I think that was the real issue.

But I don't think, from purely human point of view, I don't think there's any difference in the fact that we know things happened, which should not have happened, and things were done which should not have been done. Innocent people died and others were wounded. Their families were wounded and remain wounded to the present day, and we are profoundly sorry about that.

So I don't think, in terms of the human impact and the acknowledgement that things had happened that shouldn't have happened that were wrong, I don't think there is any difference.

And I certainly told the investigators, I didn't want the investigation whitewashed. We did our best to find out what happened and to determine the facts as best we could.

And we issued a joint statement, in sort of path of proceeding, with the Korean government. I talked to President Kim last night about it. And we've done our best to do the right thing.

QUESTION: Mr. President, do you believe that President-elect Bush's comments about the economy, slowing economy and the vice president's comments about that the economy is possibly heading towards recession is actually a self-fulfilling prophecy and, perhaps, potentially dangerous talk?

CLINTON: Well, I don't want to get into characterizing that. I think it's not wise for me to do that, and not appropriate.

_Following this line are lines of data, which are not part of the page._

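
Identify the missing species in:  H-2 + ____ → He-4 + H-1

He-3

Conserve mass number: 2 + A = 4 + 1, so A = 3.
Conserve atomic number: 1 + Z = 2 + 1, so Z = 2.
Z = 2 is helium, so the species is He-3.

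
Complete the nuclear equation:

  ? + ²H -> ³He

Conserve mass number: A + 2 = 3, so A = 1.
Conserve atomic number: Z + 1 = 2, so Z = 1.
A = 1 and Z = 1 is ¹H — a proton.

proton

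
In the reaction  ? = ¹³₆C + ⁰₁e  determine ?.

N-13

Conserve mass number: A = 13 + 0, so A = 13.
Conserve atomic number: Z = 6 + 1, so Z = 7.
Z = 7 is nitrogen, so the species is ¹³₇N.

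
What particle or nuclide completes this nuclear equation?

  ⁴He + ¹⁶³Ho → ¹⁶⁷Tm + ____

gamma ray

Conserve mass number: 4 + 163 = 167 + A, so A = 0.
Conserve atomic number: 2 + 67 = 69 + Z, so Z = 0.
A = 0 and Z = 0 is γ — a gamma ray.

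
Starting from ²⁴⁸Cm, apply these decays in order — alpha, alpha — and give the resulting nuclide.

Start: (A, Z) = (248, 96).
After α: (244, 94).
After α: (240, 92).
Z = 92 is uranium.

U-240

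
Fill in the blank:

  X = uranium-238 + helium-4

Pu-242

Conserve mass number: A = 238 + 4, so A = 242.
Conserve atomic number: Z = 92 + 2, so Z = 94.
Z = 94 is plutonium, so the species is plutonium-242.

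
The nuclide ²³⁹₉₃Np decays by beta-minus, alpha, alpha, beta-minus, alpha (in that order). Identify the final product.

Ac-227

Start: (A, Z) = (239, 93).
After β⁻: (239, 94).
After α: (235, 92).
After α: (231, 90).
After β⁻: (231, 91).
After α: (227, 89).
Z = 89 is actinium.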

I can only tell you what I've tried to do for eight years. What I've tried to do for eight years is to level with the American people, based on the evidence, and to be conservative in my estimates when it came to the tax cuts I advocated and the spending I advocated.

The evidence is, the blue chip consensus is for growth of about 2.6 percent next year, slightly slower in the first half of the year and more robust in the second half, and they have written that down from a previous projection of something over 3 percent. If we grow at 2.6 percent, then the unemployment rate should stay around where it is now and we will continue to create new jobs.

So that's what the evidence is today. And if the evidence changes, then everyone should look at what the facts are and act in an appropriate way. But the experts who make a living doing this believe the economy will grow at 2.6 percent next year, slightly slower in the first six months, slightly more robust in the second six months.

KAGAN: We've been listing to President Clinton from behind the White House. He is talking about his final report from his Council of Economic Advisers. The president saying that he believes that the economy is still strong, slowing down a little bit. And right now he is warning against large tax cuts. He would rather see other types of fiscal discipline. And, of course, tax cuts being a big priority for the incoming president, George W. Bush.